In their new biography of Wevill, Yehuda Koren and Eilat Negev write that when Hughes' archive at Emory University was made open to the public in 2000, nothing of his life with Assia was there. It wasn't until 2003, when his widow sold thousands of volumes from his library, that "Assia surfaced" in many books they had exchanged as gifts and inscribed with messages. With their exhaustive yet riveting work, Israeli writers Koren and Negev give us a full picture of the woman Hughes once called his "true wife and the best friend I ever had."
The Assia Wevill of their biography is dramatic, quick-witted, Old World-sensuous, imperious, and uneager to settle down with one man. Born in Germany to a Jewish father and a German Lutheran mother, Assia was raised in Tel Aviv, where the family fled in 1934. But Wevill left Palestine for England as a very young woman and never returned, years of top-notch schooling having prepared her for a life of culture and sophistication there. She was a successful copy writer at a London advertising firm and was on her third marriage--to the writer David Wevill--when she met Hughes.

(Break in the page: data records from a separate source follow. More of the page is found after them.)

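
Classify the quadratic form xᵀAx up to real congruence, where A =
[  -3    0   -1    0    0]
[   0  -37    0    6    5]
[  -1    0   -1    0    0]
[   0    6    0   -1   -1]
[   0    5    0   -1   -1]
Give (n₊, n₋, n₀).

Answer: (1, 4, 0)

Derivation:
step 0: pivot -3 → sign −
step 1: pivot -37 → sign −
step 2: pivot -2/3 → sign −
step 3: pivot -1/37 → sign −
step 4: pivot 1 → sign +
signature = (1, 4, 0)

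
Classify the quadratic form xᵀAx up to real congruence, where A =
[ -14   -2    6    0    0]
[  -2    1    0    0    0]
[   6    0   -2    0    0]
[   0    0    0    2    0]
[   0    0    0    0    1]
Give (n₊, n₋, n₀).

Answer: (3, 1, 1)

Derivation:
step 0: pivot -14 → sign −
step 1: pivot 9/7 → sign +
step 2: pivot 2 → sign +
step 3: pivot 1 → sign +
step 4: row/col 4 already zero → sign 0
signature = (3, 1, 1)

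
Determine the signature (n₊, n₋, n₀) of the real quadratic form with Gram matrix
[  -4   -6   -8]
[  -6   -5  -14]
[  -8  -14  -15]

step 0: pivot -4 → sign −
step 1: pivot 4 → sign +
step 2: row/col 2 already zero → sign 0
signature = (1, 1, 1)

Answer: (1, 1, 1)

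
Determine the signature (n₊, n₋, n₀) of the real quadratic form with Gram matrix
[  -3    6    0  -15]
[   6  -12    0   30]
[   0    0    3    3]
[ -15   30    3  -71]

Answer: (2, 1, 1)

Derivation:
step 0: pivot -3 → sign −
step 1: pivot 3 → sign +
step 2: pivot 1 → sign +
step 3: row/col 3 already zero → sign 0
signature = (2, 1, 1)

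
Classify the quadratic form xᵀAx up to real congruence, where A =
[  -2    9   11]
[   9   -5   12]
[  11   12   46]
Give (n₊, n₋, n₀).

step 0: pivot -2 → sign −
step 1: pivot 71/2 → sign +
step 2: pivot -3/71 → sign −
signature = (1, 2, 0)

Answer: (1, 2, 0)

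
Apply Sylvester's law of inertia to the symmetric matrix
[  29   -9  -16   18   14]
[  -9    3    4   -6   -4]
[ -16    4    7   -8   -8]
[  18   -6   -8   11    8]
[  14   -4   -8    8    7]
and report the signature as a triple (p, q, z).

Answer: (2, 3, 0)

Derivation:
step 0: pivot 29 → sign +
step 1: pivot 6/29 → sign +
step 2: pivot -19/3 → sign −
step 3: pivot -1 → sign −
step 4: pivot -1/19 → sign −
signature = (2, 3, 0)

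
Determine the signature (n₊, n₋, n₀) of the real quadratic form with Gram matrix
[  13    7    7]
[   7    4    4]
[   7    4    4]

Answer: (2, 0, 1)

Derivation:
step 0: pivot 13 → sign +
step 1: pivot 3/13 → sign +
step 2: row/col 2 already zero → sign 0
signature = (2, 0, 1)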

And she was beautiful. The writer William Trevor thought her looks were "reminiscent of Sophia Loren in a tranquil moment," and the Irish poet Richard Murphy was stunned by her "Babylonian beauty." The bristlingly masculine Hughes began their affair by leaving a note at her London office, saying he had come to see her "despite all marriages."
Using newly unearthed personal diaries and letters, as well as household ledgers and interviews, the authors reveal that Wevill first became pregnant with Hughes' baby while he was still married to Plath, and terminated that pregnancy while she was living with Hughes in the flat where Plath had died. The many quotes from Wevill's diaries also reveal a caustic wit she eventually turned on herself, as well as a poet's knack for description. "His mouth is grim--it's a sand ditch," she wrote about Hughes, who proved to be moody and difficult in the domestic sphere. When she wanted her thoughts kept secret she wrote them in Hebrew, as in this one-word inscription about life with Hughes: tohu va'vohu: chaos.

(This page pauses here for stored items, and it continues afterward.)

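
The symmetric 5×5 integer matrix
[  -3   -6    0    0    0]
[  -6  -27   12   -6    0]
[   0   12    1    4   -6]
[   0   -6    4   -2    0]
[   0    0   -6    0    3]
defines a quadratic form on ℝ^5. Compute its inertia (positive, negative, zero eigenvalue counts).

step 0: pivot -3 → sign −
step 1: pivot -15 → sign −
step 2: pivot 53/5 → sign +
step 3: pivot 18/53 → sign +
step 4: pivot -1 → sign −
signature = (2, 3, 0)

Answer: (2, 3, 0)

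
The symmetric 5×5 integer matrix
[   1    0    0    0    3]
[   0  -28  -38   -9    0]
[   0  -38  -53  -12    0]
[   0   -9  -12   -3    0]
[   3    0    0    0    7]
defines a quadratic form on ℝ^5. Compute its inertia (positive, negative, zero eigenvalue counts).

step 0: pivot 1 → sign +
step 1: pivot -28 → sign −
step 2: pivot -10/7 → sign −
step 3: pivot -3/40 → sign −
step 4: pivot -2 → sign −
signature = (1, 4, 0)

Answer: (1, 4, 0)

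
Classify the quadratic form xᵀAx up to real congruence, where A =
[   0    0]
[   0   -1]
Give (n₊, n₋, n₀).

step 0: pivot -1 → sign −
step 1: row/col 1 already zero → sign 0
signature = (0, 1, 1)

Answer: (0, 1, 1)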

They never married, and Plath's presence loomed large in their relationship; early on Wevill seemed to know that it, and perhaps even she, was doomed. The summer after Plath's death she implored of her diary, "What, in 5 years' time, will he reproach me for? What sort of woman am I? How much time have I been given? How much time has run out?" Later, when things had gotten very bad, Hughes drew up a list of house rules for her, including the amount of time she was to spend with his children each day.
The authors also plumb the creative work of everyone involved, meticulously and thoughtfully considering many of the works and their chronology. They find meaning, for instance, in Wevill's choice of Yehuda Amichai's poems, which she translated from the Hebrew for a book project with Hughes. They quote her doing a reading from the book on a BBC radio program: "Love appears as the most valuable element in life—but vulnerable, and doomed."
This is powerful stuff, and Koren and Negev expertly refrain from injecting opinion into the already intense narrative. In fact, you're never entirely sure whether or not they like their subjects (a very good thing in a biography), all of whom spend much of the book throwing themselves around in hysterics. Even poor David Wevill, who comes off like a long-suffering saint, swallowed thirty sleeping pills when he found out about his wife's affair. (He survived, and was interviewed for the book.) Reading this impressive and engaging biography, you may find you have sympathy for Dr. Trevor Thomas, who shared the London building Hughes lived in with Plath and later with Wevill, and who always found it hard to get along with the inconsiderate people upstairs.